Your suggestion that it's a tale passed down through the generations as a means of promoting belonging etc (and, I'm sure, to have something to say to pass away the long evenings with no Great British Bake-Off on TV to watch Grin) certainly makes a lot of sense to me. It's like the tales of Finn McCool. Folklore, in other words.

How the story of Lot could be folklore while also being any kind of divine "revelation" though, progressive or not, makes my head hurt. It's like saying that the story of Finn McCool creating the Giant's Causeway isn't just an entertaining piece of folklore created to explain a peculiar piece of geology, it's also divine revelation about the nature of supernaturally huge people who don't like getting their feet wet. The two aspects seem rather at odds.

headinhands · 18/10/2012 10:14

I was trying to show you how a non Christian approaches the bible. You claim the book to be divinely inspired no? As people of other faiths claim their book to be. How do I go about working out which book was published by a supernatural entity and which one is a fake?

HolofernesesHead · 18/10/2012 10:15

I'd probably say that prog rock revelation is an inevitability if you want to make sense of the Bible in the same way that evolution is if you want to make sense of the variety of natural life.

headinhands · 18/10/2012 10:18

And as a non believer I have no other divinely inspired book to check it against. It's just me and my brain and these two books in front of me. Where do I go from there?
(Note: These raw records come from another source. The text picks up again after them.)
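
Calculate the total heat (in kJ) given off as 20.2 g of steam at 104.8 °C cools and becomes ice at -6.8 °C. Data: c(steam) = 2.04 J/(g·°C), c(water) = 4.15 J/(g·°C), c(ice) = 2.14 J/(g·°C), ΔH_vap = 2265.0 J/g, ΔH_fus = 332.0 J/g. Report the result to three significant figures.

q1 (cool steam 104.8→100 °C): 20.2 × 2.04 × 4.8 = 198 J
q2 (condense at 100 °C): 20.2 × 2265.0 = 45753 J
q3 (cool water 100→0 °C): 20.2 × 4.15 × 100.0 = 8383 J
q4 (freeze at 0 °C): 20.2 × 332.0 = 6706 J
q5 (cool ice 0→-6.8 °C): 20.2 × 2.14 × 6.8 = 294 J
Total: 198 + 45753 + 8383 + 6706 + 294 = 61334 J = 61.3 kJ

q = 61.3 kJ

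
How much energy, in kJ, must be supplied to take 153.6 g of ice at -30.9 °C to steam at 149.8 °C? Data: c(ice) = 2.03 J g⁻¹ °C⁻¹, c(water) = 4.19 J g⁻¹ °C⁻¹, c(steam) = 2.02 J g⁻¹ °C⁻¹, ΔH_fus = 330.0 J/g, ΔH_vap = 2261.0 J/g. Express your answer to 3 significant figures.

q = 487 kJ

q1 (heat ice -30.9→0.0 °C): 153.6 × 2.03 × 30.9 = 9635 J
q2 (melt at 0 °C): 153.6 × 330.0 = 50688 J
q3 (heat water 0.0→100.0 °C): 153.6 × 4.19 × 100.0 = 64358 J
q4 (vaporize at 100 °C): 153.6 × 2261.0 = 347290 J
q5 (heat steam 100.0→149.8 °C): 153.6 × 2.02 × 49.8 = 15452 J
Total: 9635 + 50688 + 64358 + 347290 + 15452 = 487423 J = 487 kJ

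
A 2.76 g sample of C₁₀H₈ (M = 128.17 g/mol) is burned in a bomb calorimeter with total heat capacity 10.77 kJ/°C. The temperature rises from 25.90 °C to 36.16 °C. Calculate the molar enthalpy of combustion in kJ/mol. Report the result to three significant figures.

ΔT = 36.16 − 25.90 = 10.26 °C
q_cal = C_cal × ΔT = 10.77 × 10.26 = 110.5002 kJ
n = 2.76 / 128.17 = 0.02153 mol
q_rxn = −q_cal = -110.5002 kJ
ΔH = -110.5002 / 0.02153 = -5132 kJ/mol

ΔH = -5130 kJ/mol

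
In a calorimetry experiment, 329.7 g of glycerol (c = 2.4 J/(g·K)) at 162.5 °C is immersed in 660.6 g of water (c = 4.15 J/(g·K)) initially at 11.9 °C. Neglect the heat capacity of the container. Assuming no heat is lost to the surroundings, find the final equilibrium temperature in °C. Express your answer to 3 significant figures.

Heat lost by glycerol = heat gained by water.
(329.7)(2.4)(162.5 − T) = (660.6)(4.15)(T − 11.9)
791.28 (162.5 − T) = 2741.49 (T − 11.9)
128580 − 791.28 T = 2741.49 T − 32624
161204 = 3532.77 T
T = 45.63 °C

T_f = 45.6 °C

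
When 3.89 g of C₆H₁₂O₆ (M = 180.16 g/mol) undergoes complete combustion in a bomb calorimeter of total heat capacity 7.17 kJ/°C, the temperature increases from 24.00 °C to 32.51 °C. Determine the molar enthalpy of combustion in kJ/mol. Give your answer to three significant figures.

ΔT = 32.51 − 24.00 = 8.51 °C
q_cal = C_cal × ΔT = 7.17 × 8.51 = 61.0167 kJ
n = 3.89 / 180.16 = 0.02159 mol
q_rxn = −q_cal = -61.0167 kJ
ΔH = -61.0167 / 0.02159 = -2826 kJ/mol

ΔH = -2830 kJ/mol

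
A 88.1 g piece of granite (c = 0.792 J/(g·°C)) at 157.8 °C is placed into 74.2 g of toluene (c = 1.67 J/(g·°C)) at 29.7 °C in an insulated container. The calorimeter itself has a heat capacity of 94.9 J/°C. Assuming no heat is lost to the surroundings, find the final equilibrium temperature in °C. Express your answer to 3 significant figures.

Heat lost by granite = heat gained by toluene + calorimeter.
(88.1)(0.792)(157.8 − T) = [(74.2)(1.67) + 94.9](T − 29.7)
69.7752 (157.8 − T) = 218.814 (T − 29.7)
11011 − 69.7752 T = 218.814 T − 6498.8
17509.8 = 288.5892 T
T = 60.67 °C

T_f = 60.7 °C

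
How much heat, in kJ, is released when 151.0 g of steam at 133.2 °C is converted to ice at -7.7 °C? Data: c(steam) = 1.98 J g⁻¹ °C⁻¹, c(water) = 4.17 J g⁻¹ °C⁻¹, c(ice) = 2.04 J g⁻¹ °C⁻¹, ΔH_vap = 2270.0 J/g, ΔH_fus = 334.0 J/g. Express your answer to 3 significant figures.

q1 (cool steam 133.2→100 °C): 151.0 × 1.98 × 33.2 = 9926 J
q2 (condense at 100 °C): 151.0 × 2270.0 = 342770 J
q3 (cool water 100→0 °C): 151.0 × 4.17 × 100.0 = 62967 J
q4 (freeze at 0 °C): 151.0 × 334.0 = 50434 J
q5 (cool ice 0→-7.7 °C): 151.0 × 2.04 × 7.7 = 2372 J
Total: 9926 + 342770 + 62967 + 50434 + 2372 = 468469 J = 468 kJ

q = 468 kJ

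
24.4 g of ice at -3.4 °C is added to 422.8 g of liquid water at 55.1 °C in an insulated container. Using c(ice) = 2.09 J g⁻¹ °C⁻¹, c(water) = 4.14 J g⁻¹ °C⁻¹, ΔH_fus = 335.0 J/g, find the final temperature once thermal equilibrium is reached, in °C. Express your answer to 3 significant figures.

Heat to bring ice to 0 °C and melt it: q₁ = 24.4×2.09×3.4 + 24.4×335.0 = 8347.4 J
Heat the water can supply cooling to 0 °C: 422.8×4.14×55.1 = 96446.6 J > q₁, so all ice melts.
Energy balance: 422.8×4.14×(55.1 − T) = 8347.4 + 24.4×4.14×(T − 0)
1750.392(55.1 − T) = 8347.4 + 101.016 T
96446.6 − 8347.4 = 1851.408 T
T = 88099.2 / 1851.408 = 47.58 °C

T_f = 47.6 °C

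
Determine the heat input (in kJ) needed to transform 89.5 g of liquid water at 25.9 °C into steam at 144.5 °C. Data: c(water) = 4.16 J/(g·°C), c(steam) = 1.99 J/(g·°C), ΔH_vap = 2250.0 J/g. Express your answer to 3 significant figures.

q = 237 kJ

q1 (heat water 25.9→100.0 °C): 89.5 × 4.16 × 74.1 = 27589 J
q2 (vaporize at 100 °C): 89.5 × 2250.0 = 201375 J
q3 (heat steam 100.0→144.5 °C): 89.5 × 1.99 × 44.5 = 7926 J
Total: 27589 + 201375 + 7926 = 236890 J = 237 kJ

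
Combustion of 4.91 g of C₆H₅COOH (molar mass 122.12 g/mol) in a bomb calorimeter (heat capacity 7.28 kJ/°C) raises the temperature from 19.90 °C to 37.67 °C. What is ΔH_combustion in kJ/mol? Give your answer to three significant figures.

ΔH = -3220 kJ/mol

ΔT = 37.67 − 19.90 = 17.77 °C
q_cal = C_cal × ΔT = 7.28 × 17.77 = 129.3656 kJ
n = 4.91 / 122.12 = 0.04021 mol
q_rxn = −q_cal = -129.3656 kJ
ΔH = -129.3656 / 0.04021 = -3217 kJ/mol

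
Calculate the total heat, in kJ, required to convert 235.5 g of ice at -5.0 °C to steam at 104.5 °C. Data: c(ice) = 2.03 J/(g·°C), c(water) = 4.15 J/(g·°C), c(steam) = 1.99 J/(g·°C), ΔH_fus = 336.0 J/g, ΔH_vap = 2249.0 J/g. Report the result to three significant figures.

q1 (heat ice -5.0→0.0 °C): 235.5 × 2.03 × 5.0 = 2390 J
q2 (melt at 0 °C): 235.5 × 336.0 = 79128 J
q3 (heat water 0.0→100.0 °C): 235.5 × 4.15 × 100.0 = 97733 J
q4 (vaporize at 100 °C): 235.5 × 2249.0 = 529640 J
q5 (heat steam 100.0→104.5 °C): 235.5 × 1.99 × 4.5 = 2109 J
Total: 2390 + 79128 + 97733 + 529640 + 2109 = 711000 J = 711 kJ

q = 711 kJ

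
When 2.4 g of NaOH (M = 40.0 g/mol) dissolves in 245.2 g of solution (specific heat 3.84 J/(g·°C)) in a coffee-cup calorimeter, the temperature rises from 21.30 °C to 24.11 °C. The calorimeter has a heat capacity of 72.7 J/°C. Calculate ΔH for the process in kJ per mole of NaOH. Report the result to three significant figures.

|ΔT| = |24.11 − 21.30| = 2.81 °C
|q_surr| = (245.2 × 3.84 + 72.7) × 2.81 = 1014.268 × 2.81 = 2850 J
n(NaOH) = 2.4 / 40.0 = 0.06000 mol
Temperature rose, so q_rxn = −|q_surr| = -2.850 kJ
ΔH = q_rxn / n = -47.50 kJ/mol

ΔH = -47.5 kJ/mol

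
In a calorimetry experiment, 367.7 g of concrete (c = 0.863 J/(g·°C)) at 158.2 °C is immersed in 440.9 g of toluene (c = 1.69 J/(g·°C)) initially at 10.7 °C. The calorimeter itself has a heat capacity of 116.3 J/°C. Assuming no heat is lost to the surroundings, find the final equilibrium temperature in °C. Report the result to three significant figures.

T_f = 50.4 °C

Heat lost by concrete = heat gained by toluene + calorimeter.
(367.7)(0.863)(158.2 − T) = [(440.9)(1.69) + 116.3](T − 10.7)
317.3251 (158.2 − T) = 861.421 (T − 10.7)
50201 − 317.3251 T = 861.421 T − 9217.2
59418.2 = 1178.7461 T
T = 50.41 °C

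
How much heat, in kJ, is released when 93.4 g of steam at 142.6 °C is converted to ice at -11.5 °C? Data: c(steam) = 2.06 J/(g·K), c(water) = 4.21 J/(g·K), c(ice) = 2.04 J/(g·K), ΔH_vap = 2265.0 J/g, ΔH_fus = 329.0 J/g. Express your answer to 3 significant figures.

q1 (cool steam 142.6→100 °C): 93.4 × 2.06 × 42.6 = 8196 J
q2 (condense at 100 °C): 93.4 × 2265.0 = 211551 J
q3 (cool water 100→0 °C): 93.4 × 4.21 × 100.0 = 39321 J
q4 (freeze at 0 °C): 93.4 × 329.0 = 30729 J
q5 (cool ice 0→-11.5 °C): 93.4 × 2.04 × 11.5 = 2191 J
Total: 8196 + 211551 + 39321 + 30729 + 2191 = 291988 J = 292 kJ

q = 292 kJ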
HolofernesesHead · 18/10/2012 10:19

Well, HiH, if I were really interested in your hypothetical book, I'd a) judge it against my own background (see post above) and b) if I wanted to understand your book on its own terms, I'd steep myself in it, its backgrounds, its history, languages etc etc etc.

Snorbs - what 'revelation' is there in the story of Lot? Good question. Maybe something about God's judgement. Maybe. Grin I'm off out now - have a good day everyone! Smile

headinhands · 18/10/2012 10:22

holo you claimed that the progression of interpretations in the bible originates from god. Are you suggesting the theory of evolution was supernaturally inspired? Again can I ask why the progressive revelations aren't given to all believers via the Holy Spirit? How come there are so many different ones?

HolofernesesHead · 18/10/2012 10:23

HiH if you're a human being (which I take it you are!) it's not just you and your brain! (unless you're a hermit - and even then....) You are part of a complex combination of communities, affcted by politics, philosophy, history, religion (yes you are, even if you don't like to thin k of uyourself as being so) etc etc etc. You are not an island, as John Donne says.

It's an utter myth to think of ourselves as isolated individuals. You have just as much hermeneutical baggage as the next person, whether or not she/he is religious.